Als die berittene Einheit auf dem Nockherberg eintrifft, verbünden sich die zuvor gegeneinander kämpfenden Gruppen gegen die Soldaten. Die Aufständischen bewerfen Pferde und Reiter mit Steinen und Maßkrügen. Daraufhin erhalten die Schweren Reiter den Befehl zum Eingreifen. Sie drängen in die Menge und schlagen mit den flachen Seiten ihrer Säbel auf die Beteiligten ein. 

Den Reitern gelingt es schließlich, die Menschenmenge auseinanderzutreiben und die Kellerhalle sowie den Biergarten zu räumen. Die meisten Beteiligten können fliehen; lediglich 20 Personen werden festgenommen. Zahlreiche Menschen erleiden Verletzungen, einige von ihnen schwere. 

Das „Skandaljahr“ 1888 bleibt in München und im Umland noch lange in Erinnerung. Berichte über die „Bierschlacht in München“ erscheinen auch in ausländischen Zeitungen – bis nach Madrid und Sankt Petersburg. 

11. April 1919
Die Republikanische Schutztruppe muss den Rückzug antreten

München-Ludwigsvorstadt * Im Gasthaus Zum Steyrer in der Schützenstraße kommt es gegen 15 Uhr zu einer Rauferei, bei der ein Angehöriger der Bahnhofswache Prügel bezieht. Die herbeigeeilte Republikanische Schutztruppe greift ein, muss aber vor der aufgebrachten Volksmenge den Rückzug antreten. Daraufhin versucht die Menge den Hauptbahnhof zu stürmen.

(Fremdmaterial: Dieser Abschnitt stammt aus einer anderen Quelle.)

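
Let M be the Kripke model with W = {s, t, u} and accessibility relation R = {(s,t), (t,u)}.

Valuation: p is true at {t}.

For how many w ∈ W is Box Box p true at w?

s: successors {t}; Box p there: t:F. ✗
t: successors {u}; Box p there: u:T. ✓
u: no successors, so Box Box p holds vacuously. ✓
Satisfying worlds: {t, u}.

2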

Gegen 16:45 Uhr kann das herbeigerufene Leibregiment mit Schreckschüssen den Bahnhofsplatz räumen und später den Hauptbahnhof besetzen. Mindestens neun Personen, darunter eine Frau und ein Kind, werden verletzt.

8. Oktober 2012
Das Fazit der Wiesn 2012

München-Theresienwiese * Das Fazit der Wiesn 2012:

  • 6,4 Millionen Wiesn-Besucher trinken 6,9 Millionen Mass Bier.
  • Hinter 439 angezeigten Raufereien verbergen sich auch 66 Masskrugschlägereien.
  • Das Rote Kreuz versorgt insgesamt 8.159 Patienten im Servicezentrum direkt auf der Wiesn.
  • Hauptsächlich sind dies Kreislauf- und Herzbeschwerden, verstauchte Füße, Schnittwunden und unzählige Filmrisse. 
  • Bei 739 Patienten müssen die Ärzte eine Alkoholvergiftung diagnostizieren, die dann in umlegenden Krankenhäuser behandelt werden. Dazu sind 1.318 Transporte notwendig. Ein Drittel der ausländischen Patienten zahlt seine Rechnung nicht.